This question usually comes up when a husband and wife make their wills at the same time. A contractual will is different from a joint will. A joint will is just one document that has the testamentary wishes of two people. It is not contractual.
A contractual will can be established only by the provisions of the will itself, or the provisions of a binding and enforceable written agreement. The mere fact that the testators signed a joint will, or that they frequently used the pronouns we, us and our does not establish the fact that the will was executed pursuant to an agreement to make a mutual will.
A mutual or contractual will is one executed pursuant to an agreement between the testators to dispose of all their property in a particular manner, each in consideration of the other. Texas courts view claims of contractual wills cautiously. Contractual wills can be established only by full and satisfactory proof, and no presumptions or inferences are indulged in favor of them. To establish that a will is contractual, a two-prong test must be met.
- First. the property at issue must not be conveyed to the survivor as an absolute and unconditional gift.
- Second, the remainder of the estate of the first to die and the estate of the last to die are treated as a single estate following the death of the survivor, which is jointly disposed of by both testators in the secondary dispositive provisions of the will.
In a recent case, the husband and wife executed wills on the same day. The will concluded by saying
“I have executed this Last Will and Testament concurrently with my said wife, (wife), having executed her Last Will and Testament, a copy of which is attached hereto and made a part hereof, both of said Last Wills and Testaments having been executed in accordance with a contract between us, and this is to acknowledge that both said wills are contractual and can not be revoked without the written consent of both myself and my wife.”
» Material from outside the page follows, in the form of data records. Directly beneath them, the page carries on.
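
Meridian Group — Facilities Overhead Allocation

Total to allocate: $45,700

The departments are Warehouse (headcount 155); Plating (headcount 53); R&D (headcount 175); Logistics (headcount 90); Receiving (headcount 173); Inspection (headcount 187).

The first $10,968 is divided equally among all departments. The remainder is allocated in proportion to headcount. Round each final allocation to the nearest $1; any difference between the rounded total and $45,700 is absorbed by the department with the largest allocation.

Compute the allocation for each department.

First tranche $10,968 split equally: $1,828 each.
Remainder $34,732 by headcount (total 833): Warehouse 6,462.74 → $6,463; Plating 2,209.84 → $2,210; R&D 7,296.64 → $7,297; Logistics 3,752.56 → $3,753; Receiving 7,213.25 → $7,213; Inspection 7,796.98 → $7,797.
Rounding difference −$1 on remainder applied to Inspection.
Totals: Warehouse $1,828 + $6,463 = $8,291; Plating $1,828 + $2,210 = $4,038; R&D $1,828 + $7,297 = $9,125; Logistics $1,828 + $3,753 = $5,581; Receiving $1,828 + $7,213 = $9,041; Inspection $1,828 + $7,796 = $9,624.

Warehouse: $8,291 · Plating: $4,038 · R&D: $9,125 · Logistics: $5,581 · Receiving: $9,041 · Inspection: $9,624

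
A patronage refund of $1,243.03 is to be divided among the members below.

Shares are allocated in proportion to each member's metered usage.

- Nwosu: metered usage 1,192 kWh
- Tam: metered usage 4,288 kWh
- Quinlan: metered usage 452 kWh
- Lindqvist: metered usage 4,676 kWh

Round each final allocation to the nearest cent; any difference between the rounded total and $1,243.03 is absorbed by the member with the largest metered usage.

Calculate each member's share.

Combined metered usage = 1,192 + 4,288 + 452 + 4,676 = 10,608.
Proportional shares: Nwosu 139.6768; Tam 502.4616; Quinlan 52.9647; Lindqvist 547.9269.
After rounding (cent): Nwosu $139.68; Tam $502.46; Quinlan $52.96; Lindqvist $547.93. Sum = $1,243.03.
Rounded total matches; no reconciliation needed.

Nwosu: $139.68 | Tam: $502.46 | Quinlan: $52.96 | Lindqvist: $547.93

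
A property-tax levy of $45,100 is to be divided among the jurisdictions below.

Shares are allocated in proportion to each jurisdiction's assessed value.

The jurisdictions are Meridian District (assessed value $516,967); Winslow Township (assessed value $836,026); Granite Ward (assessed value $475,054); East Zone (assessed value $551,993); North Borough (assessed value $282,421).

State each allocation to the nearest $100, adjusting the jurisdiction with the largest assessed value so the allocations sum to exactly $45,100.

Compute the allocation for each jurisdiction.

Meridian District: $8,800 · Winslow Township: $14,100 · Granite Ward: $8,000 · East Zone: $9,400 · North Borough: $4,800

Sum of assessed value: 516,967 + 836,026 + 475,054 + 551,993 + 282,421 = 2,662,461.
Proportional shares: Meridian District 8,757.02; Winslow Township 14,161.62; Granite Ward 8,047.04; East Zone 9,350.33; North Borough 4,783.99.
Rounded to nearest $100: Meridian District $8,800; Winslow Township $14,200; Granite Ward $8,000; East Zone $9,400; North Borough $4,800. Sum = $45,200.
Difference $45,100 − $45,200 = −$100 applied to largest assessed value (Winslow Township): Winslow Township becomes $14,100.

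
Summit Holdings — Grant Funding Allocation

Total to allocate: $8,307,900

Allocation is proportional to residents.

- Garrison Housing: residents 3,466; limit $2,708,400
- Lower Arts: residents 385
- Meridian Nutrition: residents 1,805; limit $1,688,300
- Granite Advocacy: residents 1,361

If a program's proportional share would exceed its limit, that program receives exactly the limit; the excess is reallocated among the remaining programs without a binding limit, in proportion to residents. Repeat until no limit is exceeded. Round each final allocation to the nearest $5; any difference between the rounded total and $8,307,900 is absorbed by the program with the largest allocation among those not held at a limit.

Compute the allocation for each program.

Residents total: 7,017.
Proportional shares (ignoring caps): Garrison Housing 4,103,631.38; Lower Arts 455,827.49; Meridian Nutrition 2,137,061.35; Granite Advocacy 1,611,379.78.
Held at cap: Garrison Housing ($2,708,400), Meridian Nutrition ($1,688,300); residual $3,911,200 reallocated over remaining residents 1,746.
Shares after redistribution: Lower Arts 862,435.28 → $862,435; Granite Advocacy 3,048,764.72 → $3,048,765.

Garrison Housing: $2,708,400; Lower Arts: $862,435; Meridian Nutrition: $1,688,300; Granite Advocacy: $3,048,765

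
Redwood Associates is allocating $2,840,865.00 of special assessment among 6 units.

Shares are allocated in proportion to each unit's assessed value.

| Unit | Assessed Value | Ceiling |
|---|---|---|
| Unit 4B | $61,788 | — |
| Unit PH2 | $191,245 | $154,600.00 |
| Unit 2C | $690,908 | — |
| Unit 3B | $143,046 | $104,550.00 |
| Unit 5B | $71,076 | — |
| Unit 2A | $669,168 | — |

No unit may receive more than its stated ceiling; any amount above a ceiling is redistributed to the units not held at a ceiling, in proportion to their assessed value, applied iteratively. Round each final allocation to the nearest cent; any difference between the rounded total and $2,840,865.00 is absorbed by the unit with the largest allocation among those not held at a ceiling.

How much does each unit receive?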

Husband died first. He owned a house and land before this marriage so it was his separate property. His will left the house to the wife using the following language: “It is my will and desire that my home …, shall pass to and vest in my wife, (wife), and I do hereby devise said real property to her.” The will went on to say that if the wife died first, the house would go to his children by a prior marriage.
The testator’s children claimed that the will was contractual. The wife claimed that the will was not contractual and that it gave her the house free and clear. The court agreed with the wife. It held that the gift of the house was unconditional. The will was not contractual because it did not meet the requirements of being a contractual will as set out above.
The results of the above case or based on the presumption against contractual wills. If you want a contractual will, it must be made exactly the correct way or the courts will apply the presumption that it is not contractual.
UPDATE: A Missouri appeals court decided that a contractual will did not survive a divorce. Missouri, like Texas, has a statute that nullifies all provisions in a will in favor of a spouse if the spouses divorce. In the Missouri case, the husband and wife had a contractual will. They divorced. The husband did not change his will. He died. The ex-wife filed the contractual will for probate saying that the contract between the deceased husband and her survived the divorce. The appeals court said it did not. Even though the parties contracted to make mutual wills, the wife would be treated as if she had predeceased the husband under the statute that nullifies provisions in favor of an ex-spouse.